O título anterior lembra de longe "As Memórias Póstumas de Brás Cubas", publicado por Machado de Assis no ano de 1881. Porém, ao contrário do romance do carioca Machado, a obra do Martinho bibarrense (aquele que nasce na cidade de Duas Barras) é uma biografia romanceada, contando a história e os "causos" da família Ferreira, com destaque para os primórdios de sua formação na cidade interiorana, encrustada entre as serranas Nova Friburgo e Cantagalo.

Martinho é um historiador nato, que lança mão da ficção para narrar as trajetórias de sua vida, do seu gosto musical e de sua família. Não deixa de comentar as suas andanças –o sucesso de sua jornada pelo mundo da música, suas raízes, com viés na ancestralidade, e seus amores.

Teresa de Jesus, mãe de Martinho da Vila e tema de seu novo livro
Teresa de Jesus, mãe de Martinho da Vila e tema de seu novo livro - Reprodução

Ele já tinha feito algo parecido em "Barras, Vilas & Amores", de 2017, publicado pela Editora Sesi, embora o melhor momento de sua carreira literária se dê pelas páginas de "A Serra do Rola-Moça" e "Joana e Joanes, Um Romance Fluminense", este também editado em Portugal.

Com habilidade e coerência narrativa, que carrega alta dose de sentimento nos seus escritos, já bastante conhecido nas festejadas letras de suas canções e sambas, Martinho constrói, através de pedaços de memórias, um mosaico de imagens e emoções que nos faz viajar no tempo, um tempo glorioso, repleto de simplicidade e de valores familiares, que andam se perdendo mundo afora nessa era cada vez mais digital e de inteligência artificial.

No novo romance, por assim dizer, Martinho refunda essa lógica temporal, nos guiando pelas mãos de sua personagem-mãe –Dona Teresa—, protagonista da história, que nos liga o presente ao passado, e vice-versa.
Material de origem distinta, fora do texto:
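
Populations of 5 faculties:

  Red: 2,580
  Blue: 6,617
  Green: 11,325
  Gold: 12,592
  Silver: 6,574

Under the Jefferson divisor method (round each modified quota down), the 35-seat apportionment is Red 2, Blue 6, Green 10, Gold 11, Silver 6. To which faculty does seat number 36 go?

Priority for the next seat is population ÷ (current seats + 1).
Priorities: Red 860.000, Blue 945.286, Green 1029.545, Gold 1049.333, Silver 939.143.
Highest priority: Gold.

Gold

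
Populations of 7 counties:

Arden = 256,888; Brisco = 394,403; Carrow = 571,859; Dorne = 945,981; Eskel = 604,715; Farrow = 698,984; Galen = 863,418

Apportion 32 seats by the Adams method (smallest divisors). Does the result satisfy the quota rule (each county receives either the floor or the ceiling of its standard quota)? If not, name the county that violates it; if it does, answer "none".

Standard quotas: Arden 1.896, Brisco 2.911, Carrow 4.220, Dorne 6.981, Eskel 4.463, Farrow 5.158, Galen 6.372.
Adams allocation: Arden 2, Brisco 3, Carrow 4, Dorne 7, Eskel 5, Farrow 5, Galen 6.
Every allocation lies between the lower and upper quota.

none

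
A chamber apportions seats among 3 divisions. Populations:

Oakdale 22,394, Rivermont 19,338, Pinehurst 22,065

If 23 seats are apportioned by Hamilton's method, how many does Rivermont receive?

7

Standard divisor: 63797 ÷ 23 ≈ 2773.783.
Standard quotas: Oakdale 8.0735, Rivermont 6.9717, Pinehurst 7.9548.
Lower quotas: Oakdale 8, Rivermont 6, Pinehurst 7 (sum 21, leaving 2 seats).
Remainders in descending order: Rivermont 0.9717, Pinehurst 0.9548, Oakdale 0.0735.
Largest remainders: Rivermont, Pinehurst receive the extra seats.
Rivermont receives 7.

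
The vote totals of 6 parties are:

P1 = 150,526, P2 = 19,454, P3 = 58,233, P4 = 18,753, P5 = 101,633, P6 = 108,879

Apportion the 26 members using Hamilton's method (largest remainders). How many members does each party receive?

P1 9; P2 1; P3 3; P4 1; P5 6; P6 6

Total 457478; standard divisor 457478/26 ≈ 17595.308.
Standard quotas: P1 8.5549, P2 1.1056, P3 3.3096, P4 1.0658, P5 5.7761, P6 6.1880.
Lower quotas: P1 8, P2 1, P3 3, P4 1, P5 5, P6 6 (sum 24, leaving 2 seats).
Remainders in descending order: P5 0.7761, P1 0.5549, P3 0.3096, P6 0.1880, P2 0.1056, P4 0.0658.
Largest remainders: P5, P1 receive the extra seats.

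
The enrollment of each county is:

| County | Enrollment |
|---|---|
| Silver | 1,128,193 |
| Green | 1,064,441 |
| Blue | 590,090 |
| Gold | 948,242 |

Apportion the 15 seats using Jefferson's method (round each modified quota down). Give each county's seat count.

Standard divisor 3730966/15 ≈ 248731.067; standard quotas: Silver 4.536, Green 4.279, Blue 2.372, Gold 3.812.
Rounding down gives 4, 4, 2, 3 = 13 seats, so the divisor must be adjusted.
With modified divisor 219300: modified quotas Silver 5.145, Green 4.854, Blue 2.691, Gold 4.324.
Rounding down: Silver 5, Green 4, Blue 2, Gold 4 (total 15).

Silver 5; Green 4; Blue 2; Gold 4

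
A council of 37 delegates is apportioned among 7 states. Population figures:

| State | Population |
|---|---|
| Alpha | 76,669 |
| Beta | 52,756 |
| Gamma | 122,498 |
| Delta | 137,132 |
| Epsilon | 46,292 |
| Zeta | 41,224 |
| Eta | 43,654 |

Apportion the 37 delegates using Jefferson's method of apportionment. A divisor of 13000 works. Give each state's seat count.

With modified divisor 13000: modified quotas Alpha 5.898, Beta 4.058, Gamma 9.423, Delta 10.549, Epsilon 3.561, Zeta 3.171, Eta 3.358.
Rounding down: Alpha 5, Beta 4, Gamma 9, Delta 10, Epsilon 3, Zeta 3, Eta 3 (total 37).

Alpha 5; Beta 4; Gamma 9; Delta 10; Epsilon 3; Zeta 3; Eta 3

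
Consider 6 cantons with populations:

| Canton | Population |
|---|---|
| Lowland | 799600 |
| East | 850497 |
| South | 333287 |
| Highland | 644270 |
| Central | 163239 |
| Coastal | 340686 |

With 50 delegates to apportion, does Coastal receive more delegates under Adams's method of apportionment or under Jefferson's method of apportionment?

Adams: Lowland 12, East 13, South 6, Highland 10, Central 3, Coastal 6.
Jefferson: Lowland 13, East 14, South 5, Highland 11, Central 2, Coastal 5.
Coastal gets 6 under Adams and 5 under Jefferson.

Adams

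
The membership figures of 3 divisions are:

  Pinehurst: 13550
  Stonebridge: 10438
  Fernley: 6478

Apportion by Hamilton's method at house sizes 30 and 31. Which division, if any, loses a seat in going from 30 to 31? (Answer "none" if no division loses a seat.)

Fernley

At 30 seats: Pinehurst 13, Stonebridge 10, Fernley 7.
At 31 seats: Pinehurst 14, Stonebridge 11, Fernley 6.
Fernley drops from 7 to 6.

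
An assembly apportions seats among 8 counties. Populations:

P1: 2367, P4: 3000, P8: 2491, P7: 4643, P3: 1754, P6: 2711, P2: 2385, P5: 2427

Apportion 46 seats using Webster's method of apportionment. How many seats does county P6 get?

6

Standard divisor 21778/46 ≈ 473.435; standard quotas: P1 5.000, P4 6.337, P8 5.262, P7 9.807, P3 3.705, P6 5.726, P2 5.038, P5 5.126.
Rounding to the nearest integer gives P1 5, P4 6, P8 5, P7 10, P3 4, P6 6, P2 5, P5 5 — total 46, matching the house size, so no adjustment is needed.
P6 receives 6.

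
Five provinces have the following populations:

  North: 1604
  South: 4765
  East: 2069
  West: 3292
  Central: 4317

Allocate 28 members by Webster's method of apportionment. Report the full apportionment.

Standard divisor 16047/28 ≈ 573.107; standard quotas: North 2.799, South 8.314, East 3.610, West 5.744, Central 7.533.
Rounding to the nearest integer gives 3, 8, 4, 6, 8 = 29 seats, so the divisor must be adjusted.
With modified divisor 580: modified quotas North 2.766, South 8.216, East 3.567, West 5.676, Central 7.443.
Rounding to the nearest integer: North 3, South 8, East 4, West 6, Central 7 (total 28).

North 3, South 8, East 4, West 6, Central 7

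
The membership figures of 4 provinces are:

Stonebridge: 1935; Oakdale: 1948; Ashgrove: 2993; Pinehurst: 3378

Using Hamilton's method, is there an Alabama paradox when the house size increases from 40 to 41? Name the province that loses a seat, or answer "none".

At 40 seats: Stonebridge 7, Oakdale 8, Ashgrove 12, Pinehurst 13.
At 41 seats: Stonebridge 8, Oakdale 8, Ashgrove 12, Pinehurst 13.
No province's allocation decreased.

none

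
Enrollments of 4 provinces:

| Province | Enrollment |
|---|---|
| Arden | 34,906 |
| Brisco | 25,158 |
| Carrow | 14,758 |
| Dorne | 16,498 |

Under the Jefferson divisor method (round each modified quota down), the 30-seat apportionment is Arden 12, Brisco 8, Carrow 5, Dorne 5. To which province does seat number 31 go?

Priority for the next seat is population ÷ (current seats + 1).
Priorities: Arden 2685.077, Brisco 2795.333, Carrow 2459.667, Dorne 2749.667.
Highest priority: Brisco.

Brisco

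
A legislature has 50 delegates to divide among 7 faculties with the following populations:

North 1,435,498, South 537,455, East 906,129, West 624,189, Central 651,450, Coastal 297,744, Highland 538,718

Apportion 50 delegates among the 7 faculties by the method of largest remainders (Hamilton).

North: 14; South: 5; East: 9; West: 6; Central: 7; Coastal: 3; Highland: 6

Standard divisor: 4991183 ÷ 50 ≈ 99823.66.
Standard quotas: North 14.3803, South 5.3840, East 9.0773, West 6.2529, Central 6.5260, Coastal 2.9827, Highland 5.3967.
Lower quotas: North 14, South 5, East 9, West 6, Central 6, Coastal 2, Highland 5 (sum 47, leaving 3 seats).
Remainders in descending order: Coastal 0.9827, Central 0.5260, Highland 0.3967, South 0.3840, North 0.3803, West 0.2529, East 0.0773.
Largest remainders: Coastal, Central, Highland receive the extra seats.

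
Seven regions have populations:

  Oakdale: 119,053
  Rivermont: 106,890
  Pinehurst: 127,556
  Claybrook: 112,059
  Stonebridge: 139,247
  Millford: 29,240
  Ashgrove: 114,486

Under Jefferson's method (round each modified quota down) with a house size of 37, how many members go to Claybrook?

6

Standard divisor 748531/37 ≈ 20230.568; standard quotas: Oakdale 5.885, Rivermont 5.284, Pinehurst 6.305, Claybrook 5.539, Stonebridge 6.883, Millford 1.445, Ashgrove 5.659.
Rounding down gives 5, 5, 6, 5, 6, 1, 5 = 33 seats, so the divisor must be adjusted.
With modified divisor 18400: modified quotas Oakdale 6.470, Rivermont 5.809, Pinehurst 6.932, Claybrook 6.090, Stonebridge 7.568, Millford 1.589, Ashgrove 6.222.
Rounding down: Oakdale 6, Rivermont 5, Pinehurst 6, Claybrook 6, Stonebridge 7, Millford 1, Ashgrove 6 (total 37).
Claybrook receives 6.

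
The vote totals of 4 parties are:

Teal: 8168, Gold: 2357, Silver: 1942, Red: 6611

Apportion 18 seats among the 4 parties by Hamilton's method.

Teal 8; Gold 2; Silver 2; Red 6

Standard divisor: 19078 ÷ 18 ≈ 1059.889.
Standard quotas: Teal 7.7065, Gold 2.2238, Silver 1.8323, Red 6.2374.
Lower quotas: Teal 7, Gold 2, Silver 1, Red 6 (sum 16, leaving 2 seats).
Remainders in descending order: Silver 0.8323, Teal 0.7065, Red 0.2374, Gold 0.2238.
The surplus seats go to Silver, Teal.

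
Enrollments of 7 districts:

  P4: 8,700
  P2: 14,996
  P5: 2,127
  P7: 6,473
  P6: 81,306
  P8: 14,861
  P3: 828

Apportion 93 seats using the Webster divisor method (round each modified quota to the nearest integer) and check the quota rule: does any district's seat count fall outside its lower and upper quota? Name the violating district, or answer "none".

P6

Standard quotas: P4 6.258, P2 10.787, P5 1.530, P7 4.656, P6 58.484, P8 10.690, P3 0.596.
Webster allocation: P4 6, P2 11, P5 2, P7 5, P6 57, P8 11, P3 1.
P6 has quota 58.484 (lower 58, upper 59) but receives 57 — outside the quota interval.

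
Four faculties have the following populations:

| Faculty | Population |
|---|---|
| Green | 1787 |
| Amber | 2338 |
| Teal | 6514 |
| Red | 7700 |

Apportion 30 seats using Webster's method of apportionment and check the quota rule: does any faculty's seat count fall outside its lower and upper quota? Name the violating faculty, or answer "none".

none

Standard quotas: Green 2.923, Amber 3.825, Teal 10.656, Red 12.596.
Webster allocation: Green 3, Amber 4, Teal 11, Red 12.
Every allocation lies between the lower and upper quota.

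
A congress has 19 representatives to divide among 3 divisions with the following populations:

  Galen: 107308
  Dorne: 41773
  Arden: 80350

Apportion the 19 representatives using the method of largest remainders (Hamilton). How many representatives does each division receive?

Galen 9, Dorne 3, Arden 7

Standard divisor: 229431 ÷ 19 ≈ 12075.316.
Standard quotas: Galen 8.8866, Dorne 3.4594, Arden 6.6541.
Lower quotas: Galen 8, Dorne 3, Arden 6 (sum 17, leaving 2 seats).
Remainders in descending order: Galen 0.8866, Arden 0.6541, Dorne 0.4594.
Largest remainders: Galen, Arden receive the extra seats.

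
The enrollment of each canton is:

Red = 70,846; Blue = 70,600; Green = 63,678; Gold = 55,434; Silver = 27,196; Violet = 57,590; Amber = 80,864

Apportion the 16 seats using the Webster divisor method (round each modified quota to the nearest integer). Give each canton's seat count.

Red 3, Blue 3, Green 2, Gold 2, Silver 1, Violet 2, Amber 3

Standard divisor 426208/16 ≈ 26638; standard quotas: Red 2.660, Blue 2.650, Green 2.390, Gold 2.081, Silver 1.021, Violet 2.162, Amber 3.036.
Rounding to the nearest integer gives Red 3, Blue 3, Green 2, Gold 2, Silver 1, Violet 2, Amber 3 — total 16, matching the house size, so no adjustment is needed.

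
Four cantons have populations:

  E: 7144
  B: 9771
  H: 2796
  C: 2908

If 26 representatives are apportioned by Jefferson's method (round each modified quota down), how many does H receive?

Standard divisor 22619/26 ≈ 869.962; standard quotas: E 8.212, B 11.232, H 3.214, C 3.343.
Rounding down gives 8, 11, 3, 3 = 25 seats, so the divisor must be adjusted.
With modified divisor 800: modified quotas E 8.930, B 12.214, H 3.495, C 3.635.
Rounding down: E 8, B 12, H 3, C 3 (total 26).
H receives 3.

3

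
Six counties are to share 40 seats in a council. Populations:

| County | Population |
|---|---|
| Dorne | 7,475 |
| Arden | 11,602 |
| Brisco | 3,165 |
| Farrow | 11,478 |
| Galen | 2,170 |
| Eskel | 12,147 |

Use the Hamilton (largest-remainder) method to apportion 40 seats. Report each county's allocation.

Dorne: 6, Arden: 10, Brisco: 3, Farrow: 9, Galen: 2, Eskel: 10

Standard divisor: 48037 ÷ 40 ≈ 1200.925.
Standard quotas: Dorne 6.2244, Arden 9.6609, Brisco 2.6355, Farrow 9.5576, Galen 1.8069, Eskel 10.1147.
Lower quotas: Dorne 6, Arden 9, Brisco 2, Farrow 9, Galen 1, Eskel 10 (sum 37, leaving 3 seats).
Remainders in descending order: Galen 0.8069, Arden 0.6609, Brisco 0.6355, Farrow 0.5576, Dorne 0.2244, Eskel 0.1147.
Largest remainders: Galen, Arden, Brisco receive the extra seats.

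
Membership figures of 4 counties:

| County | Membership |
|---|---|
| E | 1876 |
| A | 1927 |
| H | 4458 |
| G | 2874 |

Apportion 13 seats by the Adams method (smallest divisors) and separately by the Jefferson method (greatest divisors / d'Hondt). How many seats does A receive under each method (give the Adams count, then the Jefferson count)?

3 and 2

Adams: E 2, A 3, H 5, G 3.
Jefferson: E 2, A 2, H 6, G 3.
A gets 3 under Adams and 2 under Jefferson.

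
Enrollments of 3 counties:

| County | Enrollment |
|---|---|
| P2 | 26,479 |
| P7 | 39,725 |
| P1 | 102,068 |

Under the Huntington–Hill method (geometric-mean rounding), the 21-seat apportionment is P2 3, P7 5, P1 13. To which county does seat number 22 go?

Priority for the next seat is population ÷ (√(s·(s+1))).
Priorities: P2 7643.829, P7 7252.760, P1 7565.784.
Highest priority: P2.

P2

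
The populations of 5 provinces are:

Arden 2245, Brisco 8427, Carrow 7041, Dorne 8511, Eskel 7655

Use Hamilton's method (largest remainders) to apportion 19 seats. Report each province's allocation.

Arden 1, Brisco 5, Carrow 4, Dorne 5, Eskel 4

The standard divisor is 33879/19 ≈ 1783.105.
Standard quotas: Arden 1.2590, Brisco 4.7260, Carrow 3.9487, Dorne 4.7731, Eskel 4.2931.
Lower quotas: Arden 1, Brisco 4, Carrow 3, Dorne 4, Eskel 4 (sum 16, leaving 3 seats).
Remainders in descending order: Carrow 0.9487, Dorne 0.7731, Brisco 0.7260, Eskel 0.2931, Arden 0.2590.
Largest remainders: Carrow, Dorne, Brisco receive the extra seats.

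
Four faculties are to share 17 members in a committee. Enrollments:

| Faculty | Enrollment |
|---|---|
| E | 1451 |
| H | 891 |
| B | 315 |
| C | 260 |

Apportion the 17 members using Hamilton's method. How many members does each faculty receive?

E 8, H 5, B 2, C 2

Standard divisor: 2917 ÷ 17 ≈ 171.588.
Standard quotas: E 8.456, H 5.193, B 1.836, C 1.515.
Lower quotas: E 8, H 5, B 1, C 1 (sum 15, leaving 2 seats).
Remainders in descending order: B 0.836, C 0.515, E 0.456, H 0.193.
The surplus seats go to B, C.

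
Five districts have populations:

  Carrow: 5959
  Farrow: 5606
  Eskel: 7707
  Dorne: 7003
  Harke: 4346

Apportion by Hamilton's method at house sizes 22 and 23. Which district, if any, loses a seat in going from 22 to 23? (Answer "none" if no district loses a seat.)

At 22 seats: Carrow 4, Farrow 4, Eskel 6, Dorne 5, Harke 3.
At 23 seats: Carrow 5, Farrow 4, Eskel 6, Dorne 5, Harke 3.
No district's allocation decreased.

none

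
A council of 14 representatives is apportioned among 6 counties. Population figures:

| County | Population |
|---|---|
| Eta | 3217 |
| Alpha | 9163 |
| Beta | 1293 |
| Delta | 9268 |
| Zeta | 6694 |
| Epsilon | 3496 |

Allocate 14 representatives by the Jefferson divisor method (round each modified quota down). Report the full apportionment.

Eta=1, Alpha=4, Beta=0, Delta=5, Zeta=3, Epsilon=1

Standard divisor 33131/14 ≈ 2366.5; standard quotas: Eta 1.359, Alpha 3.872, Beta 0.546, Delta 3.916, Zeta 2.829, Epsilon 1.477.
Rounding down gives 1, 3, 0, 3, 2, 1 = 10 seats, so the divisor must be adjusted.
With modified divisor 1840: modified quotas Eta 1.748, Alpha 4.980, Beta 0.703, Delta 5.037, Zeta 3.638, Epsilon 1.900.
Rounding down: Eta 1, Alpha 4, Beta 0, Delta 5, Zeta 3, Epsilon 1 (total 14).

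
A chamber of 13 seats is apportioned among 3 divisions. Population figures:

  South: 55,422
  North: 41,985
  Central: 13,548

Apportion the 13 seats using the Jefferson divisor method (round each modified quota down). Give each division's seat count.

South: 7, North: 5, Central: 1

Standard divisor 110955/13 ≈ 8535; standard quotas: South 6.493, North 4.919, Central 1.587.
Rounding down gives 6, 4, 1 = 11 seats, so the divisor must be adjusted.
With modified divisor 7500: modified quotas South 7.390, North 5.598, Central 1.806.
Rounding down: South 7, North 5, Central 1 (total 13).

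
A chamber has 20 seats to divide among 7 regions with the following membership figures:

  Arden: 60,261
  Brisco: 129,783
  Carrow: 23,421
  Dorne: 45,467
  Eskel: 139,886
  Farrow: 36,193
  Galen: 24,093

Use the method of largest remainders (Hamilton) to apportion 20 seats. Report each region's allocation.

Arden 3; Brisco 6; Carrow 1; Dorne 2; Eskel 6; Farrow 1; Galen 1

Total 459104; standard divisor 459104/20 ≈ 22955.2.
Standard quotas: Arden 2.6252, Brisco 5.6538, Carrow 1.0203, Dorne 1.9807, Eskel 6.0939, Farrow 1.5767, Galen 1.0496.
Lower quotas: Arden 2, Brisco 5, Carrow 1, Dorne 1, Eskel 6, Farrow 1, Galen 1 (sum 17, leaving 3 seats).
Remainders in descending order: Dorne 0.9807, Brisco 0.6538, Arden 0.6252, Farrow 0.5767, Eskel 0.0939, Galen 0.0496, Carrow 0.0203.
The surplus seats go to Dorne, Brisco, Arden.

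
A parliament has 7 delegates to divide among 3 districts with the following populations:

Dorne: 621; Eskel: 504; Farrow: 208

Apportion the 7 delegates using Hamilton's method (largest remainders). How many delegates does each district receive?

Dorne=3; Eskel=3; Farrow=1

The standard divisor is 1333/7 ≈ 190.429.
Standard quotas: Dorne 3.261, Eskel 2.647, Farrow 1.092.
Lower quotas: Dorne 3, Eskel 2, Farrow 1 (sum 6, leaving 1 seat).
Remainders in descending order: Eskel 0.647, Dorne 0.261, Farrow 0.092.
The surplus seat goes to Eskel.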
Martinho tem o dom de contador de longas histórias, hábito herdado da convivência maternal, herança de um matriarcado com origens africanas e ameríndias. É da mãe Teresa que adquire essa fama de conversador. Dona Teresa de Jesus gostava de "puxar conversa", de prosear —e o filho Martinho, de ouvir, com a atenção e o respeito de quem está diante de um griô, um "mais velho".

Ou seja, "Memórias de Teresa de Jesus" nos oferece uma grande oportunidade de conhecer a literatura —hoje bastante amadurecida– de um Martinho da Vila escritor.

Capa do livro 'Memóris de Teresa de Jesus', de Martinho da Vila
Capa do livro 'Memórias de Teresa de Jesus', de Martinho da Vila - Reprodução

No caso desse novo livro, baseado em fatos reais, a história da própria família, através da mãe, Martinho parece conversar com o leitor, levando-o a revisitar fatos históricos do passado, desde sua cidade de origem, de onde saiu menino, até entrincheirar-se entre o Morro dos Pretos Forros e a Boca do Mato.

Se Dona Teresa tem história para contar, e "Memórias de Teresa de Jesus" nos recomenda que sim, Martinho José Ferreira –ou grandemente denominado Martinho da Vila– também não fica para trás.

Fato é que por intermédio da história da mãe o popular artista da música, igualmente autor traduzido, premiado e consagrado, insere suas próprias históricas, que por estradas sinuosas, íngremes, cheias de altos e baixos, o trouxe até os nossos dias.

Ler Martinho, portanto, é saborear também de sua genialidade por meio de sua escrita. É desse lugar que, indiscutivelmente, ele se coloca, aos 85 anos, como grande referência, no campo da arte e da ancestralidade.